Bill G. is "Our Southern Friend" — his story appears in the second edition of the Big Book. This tape captures him in full raconteur mode at the 3rd Annual Tampa Bay Roundup in 1989 with over forty-two years of sobriety, and it is one of the funniest old-timer recordings in the archive.
Bill grew up with a pitcher of beer at every family dinner and graduated to selling furniture, where "most all-selling men are two-fisted drinkers." He opened a store with a partner, hid pints of hundred-proof rye in his desk drawer, and told his partner the booze was there in case a customer fainted. When his drinking drove him west, he always got rooms with twin beds — one to sleep in and one to throw up in. He sold his Stacy A. shoes for seventy-five cents, split two bottles of muscatel with a fellow bum in a Newark alley, and ended up at the Salvation Army bailing newsprint for ninety-five cents a week. He got the truck driver promotion by taking the current driver out and getting him drunk on a Monday.
His wife dragged him to his first AA meeting, where he heard a man talking about the grace of a Higher Power, tiptoed back downstairs, and went home to tell his wife a completely fabricated story about the meeting — including an invented liquor table "just there to test you." On January 4, 1947, hemorrhaging and desperate, he finally stayed. He spent his early sobriety dragging drunks from Mulberry Street into his basement apartment. Out of the first hundred men he worked with, he had one recovery — old Boxcar Jimmy, who got sober at seventy and stayed nine years.

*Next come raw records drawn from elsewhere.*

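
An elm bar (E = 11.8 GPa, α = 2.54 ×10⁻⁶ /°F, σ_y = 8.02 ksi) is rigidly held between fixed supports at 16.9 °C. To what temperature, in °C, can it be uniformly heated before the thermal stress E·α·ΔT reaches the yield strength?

1040 °C

α = 2.54×10⁻⁶/°F × 9/5 = 4.57×10⁻⁶/K.
σ_y = 8.02 ksi = 55.30 MPa.
E·α·ΔT = 55.30 MPa ⇒ ΔT = 55.30 / (11.80×10³ × 4.57×10⁻⁶) = 1025 K.
T = 16.9 + 1025 = 1042 °C.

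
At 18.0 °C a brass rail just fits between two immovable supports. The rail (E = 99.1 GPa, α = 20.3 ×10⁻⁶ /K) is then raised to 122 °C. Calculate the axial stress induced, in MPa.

ΔT = 104.0 K. Constrained thermal stress σ = E·α·ΔT = 99.10×10³ MPa × 20.3×10⁻⁶ × 104.0 = 209 MPa (compressive).

209 MPa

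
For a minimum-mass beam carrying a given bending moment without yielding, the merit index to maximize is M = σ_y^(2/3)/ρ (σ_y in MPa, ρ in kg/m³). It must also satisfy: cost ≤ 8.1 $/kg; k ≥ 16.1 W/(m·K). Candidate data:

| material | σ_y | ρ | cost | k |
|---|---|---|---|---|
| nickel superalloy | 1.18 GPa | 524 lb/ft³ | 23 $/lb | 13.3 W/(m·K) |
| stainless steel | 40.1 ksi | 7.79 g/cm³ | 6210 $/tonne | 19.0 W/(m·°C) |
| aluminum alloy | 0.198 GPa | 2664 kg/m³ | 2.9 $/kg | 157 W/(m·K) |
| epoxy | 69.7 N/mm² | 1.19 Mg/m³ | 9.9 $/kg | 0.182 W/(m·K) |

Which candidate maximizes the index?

aluminum alloy

Screen on constraints: cost ≤ 8.1 $/kg; k ≥ 16.1 W/(m·K). Survivors: stainless steel, aluminum alloy.
In SI units:
  stainless steel: σ_y = 276.5 MPa, ρ = 7790 kg/m³
  aluminum alloy: σ_y = 198.0 MPa, ρ = 2664 kg/m³
  aluminum alloy: M = 12.8×10⁻³
  stainless steel: M = 5.45×10⁻³
Aluminum alloy has the largest M.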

The moment that changed Bill was seeing a sparrow take a bath on a stunted oak branch outside his window five years sober: "I had never seen a bird take a bath before. I spent twenty-five years in the bottom of a brown bottle." He calls AA "the romance of recovery" and means every word. Recorded at the 3rd Annual Tampa Bay Roundup, September 1989, a classic convention speaker tape.